Communication during an Incident

Every incident is titled to inform stakeholders.
Incident scope (Impact, Region, Environment, Feature, customers).

The site’s login isn’t working” vs. “The site’s login isn’t working for US traffic” are significantly different.

Communicate and assign an incident lead

Slack becomes your Buddy, everyone should have joined the incident channel from the incident notification and it would have given an initial impression of what’s going on with the system.

Communicate changes to the system

Always make modifications to the systems after getting quorum consensus so after-effects can be easily tracked.

Provide regular updates

It’s easy to get overwhelmed by the incident’s technical specifics and miss an update. This causes furious leaders and confused customers.
Either send a 30mins update or update your WebUI dashboard, if you are maintaining any.
If things aren’t moving or going correctly, call for help or follow the escalation matrix. It’s not your job to fix the problem, uncover the root cause, and mitigate the issue. It’s a collaborative effort
Your focus must be on actively pulling in other engineers who could help with debugging or resolving the issue early in the process.

Collaboration

Collaboration is crucial for resolving incidents. Given the multifaceted SRE function, it’s a crucial yet undervalued ability.
Ask questions but detailed one and pointed one: Remember you on an incident
With several persons participating, various alternatives are offered, and the incident lead must steer these discussions while filtering out the noise, so share a probable cause early to eliminate options.

Resolution

Your change schedule: things break if something new is introduced.
Code or config deployments are two of the most common actions that result in change. So, rule those out first. A few things to check for change are:

Application-specific code or configuration deployment
Infrastructure-wide configuration changes (network, OS, etc.)
Traffic pattern

Identify what’s unusual about the system that’s causing a problem. Most of the time it’s a combination of change that brings you to this Incident.
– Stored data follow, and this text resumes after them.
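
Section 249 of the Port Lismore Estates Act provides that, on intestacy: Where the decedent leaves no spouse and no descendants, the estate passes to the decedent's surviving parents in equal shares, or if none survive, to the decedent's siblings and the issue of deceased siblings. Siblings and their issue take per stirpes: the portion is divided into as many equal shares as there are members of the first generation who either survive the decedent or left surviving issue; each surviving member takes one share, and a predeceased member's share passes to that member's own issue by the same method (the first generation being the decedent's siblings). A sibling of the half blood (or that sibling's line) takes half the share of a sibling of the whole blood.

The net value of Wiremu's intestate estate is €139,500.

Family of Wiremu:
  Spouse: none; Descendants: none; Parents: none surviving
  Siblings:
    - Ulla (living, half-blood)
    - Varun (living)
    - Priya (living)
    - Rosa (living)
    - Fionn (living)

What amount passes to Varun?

Varun receives €31,000.

The entire €139,500 passes to the siblings and their issue.
Counting each half-blood sibling's line as half a unit, there are 9/2 units in €139,500, so one unit is €31,000. Whole-blood lines (Varun, Priya, Rosa, and Fionn) take €31,000 each; half-blood lines (Ulla) take €15,500 each.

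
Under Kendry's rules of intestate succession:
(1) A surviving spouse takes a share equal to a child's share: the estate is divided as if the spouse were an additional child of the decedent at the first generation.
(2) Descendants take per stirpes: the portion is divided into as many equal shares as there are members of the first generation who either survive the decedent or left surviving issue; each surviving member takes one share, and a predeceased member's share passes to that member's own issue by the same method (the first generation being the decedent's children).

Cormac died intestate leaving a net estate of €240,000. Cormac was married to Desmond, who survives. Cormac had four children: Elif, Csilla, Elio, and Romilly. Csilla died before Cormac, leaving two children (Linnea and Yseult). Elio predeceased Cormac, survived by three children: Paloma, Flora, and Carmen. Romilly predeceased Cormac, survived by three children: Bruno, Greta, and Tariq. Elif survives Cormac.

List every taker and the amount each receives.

The spouse counts as an additional share at the children's level, so there are 5 primary shares of €48,000. Desmond takes one such share (€48,000).
The children's combined portion (€192,000) is divided into 4 shares of €48,000: Elif takes €48,000; Csilla's €48,000 share passes to Csilla's issue; Elio's €48,000 share passes to Elio's issue; Romilly's €48,000 share passes to Romilly's issue.
Csilla's share (€48,000) is divided into 2 shares of €24,000: Linnea and Yseult each take €24,000.
Elio's share (€48,000) is divided into 3 shares of €16,000: Paloma, Flora, and Carmen each take €16,000.
Romilly's share (€48,000) is divided into 3 shares of €16,000: Bruno, Greta, and Tariq each take €16,000.

Desmond: €48,000; Elif: €48,000; Linnea: €24,000; Yseult: €24,000; Paloma: €16,000; Flora: €16,000; Carmen: €16,000; Bruno: €16,000; Greta: €16,000; Tariq: €16,000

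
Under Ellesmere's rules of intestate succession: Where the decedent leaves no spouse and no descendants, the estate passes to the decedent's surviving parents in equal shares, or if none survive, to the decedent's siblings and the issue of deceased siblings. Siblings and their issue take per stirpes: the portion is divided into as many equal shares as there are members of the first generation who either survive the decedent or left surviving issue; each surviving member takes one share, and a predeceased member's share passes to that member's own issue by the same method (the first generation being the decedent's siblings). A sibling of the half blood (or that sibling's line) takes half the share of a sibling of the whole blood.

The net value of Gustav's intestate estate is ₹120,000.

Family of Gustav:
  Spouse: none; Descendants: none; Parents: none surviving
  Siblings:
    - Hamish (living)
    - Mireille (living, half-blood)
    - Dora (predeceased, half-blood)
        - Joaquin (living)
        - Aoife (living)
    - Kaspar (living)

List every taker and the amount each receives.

Hamish: ₹40,000; Mireille: ₹20,000; Joaquin: ₹10,000; Aoife: ₹10,000; Kaspar: ₹40,000

The entire ₹120,000 passes to the siblings and their issue.
Counting each half-blood sibling's line as half a unit, there are 3 units in ₹120,000, so one unit is ₹40,000. Whole-blood lines (Hamish and Kaspar) take ₹40,000 each; half-blood lines (Mireille and Dora) take ₹20,000 each.
Dora's share (₹20,000) is divided into 2 shares of ₹10,000: Joaquin and Aoife each take ₹10,000.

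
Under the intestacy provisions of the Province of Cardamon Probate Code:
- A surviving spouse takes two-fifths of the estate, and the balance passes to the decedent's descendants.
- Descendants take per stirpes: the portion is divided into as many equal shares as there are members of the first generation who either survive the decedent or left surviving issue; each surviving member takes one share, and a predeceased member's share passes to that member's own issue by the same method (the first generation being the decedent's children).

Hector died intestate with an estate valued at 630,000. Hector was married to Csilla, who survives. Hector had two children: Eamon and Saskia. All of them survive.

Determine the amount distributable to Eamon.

Csilla takes two-fifths of 630,000 = 252,000. The remaining 378,000 passes to the descendants.
The descendants' portion (378,000) is divided into 2 shares of 189,000: Eamon and Saskia each take 189,000.

Eamon receives 189,000.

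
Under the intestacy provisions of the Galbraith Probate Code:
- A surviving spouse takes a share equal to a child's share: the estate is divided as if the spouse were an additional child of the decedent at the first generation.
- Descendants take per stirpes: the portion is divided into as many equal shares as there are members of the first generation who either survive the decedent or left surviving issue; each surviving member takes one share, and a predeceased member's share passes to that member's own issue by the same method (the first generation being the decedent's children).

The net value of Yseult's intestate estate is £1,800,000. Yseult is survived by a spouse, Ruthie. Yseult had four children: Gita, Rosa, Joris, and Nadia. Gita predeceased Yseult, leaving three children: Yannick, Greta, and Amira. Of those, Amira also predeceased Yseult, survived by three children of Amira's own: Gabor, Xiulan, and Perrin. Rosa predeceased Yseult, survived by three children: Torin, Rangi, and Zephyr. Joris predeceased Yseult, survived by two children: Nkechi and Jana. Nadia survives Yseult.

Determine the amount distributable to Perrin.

Perrin receives £40,000.

The spouse counts as an additional share at the children's level, so there are 5 primary shares of £360,000. Ruthie takes one such share (£360,000).
The children's combined portion (£1,440,000) is divided into 4 shares of £360,000: Nadia takes £360,000; Gita's £360,000 share passes to Gita's issue; Rosa's £360,000 share passes to Rosa's issue; Joris's £360,000 share passes to Joris's issue.
Gita's share (£360,000) is divided into 3 shares of £120,000: Yannick and Greta each take £120,000; Amira's £120,000 share passes to Amira's issue.
Amira's share (£120,000) is divided into 3 shares of £40,000: Gabor, Xiulan, and Perrin each take £40,000.
Rosa's share (£360,000) is divided into 3 shares of £120,000: Torin, Rangi, and Zephyr each take £120,000.
Joris's share (£360,000) is divided into 2 shares of £180,000: Nkechi and Jana each take £180,000.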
Learnings from the incident

Treat these incidents as an opportunity to learn something new about the system and your product.
It makes incident response entertaining and intriguing, like being a detective. When the incident is resolved, the team feels satisfied, accomplished, and proud and it’s priceless :)
Keep calm and carry on- one step at a time.

Last but not least:- Be available to help teammates when not on call. You’d help them and learn something. Ensure the postmortem and incident resolution are blameless. It promotes ownership, speeds up issue resolution, and improves team performance over time.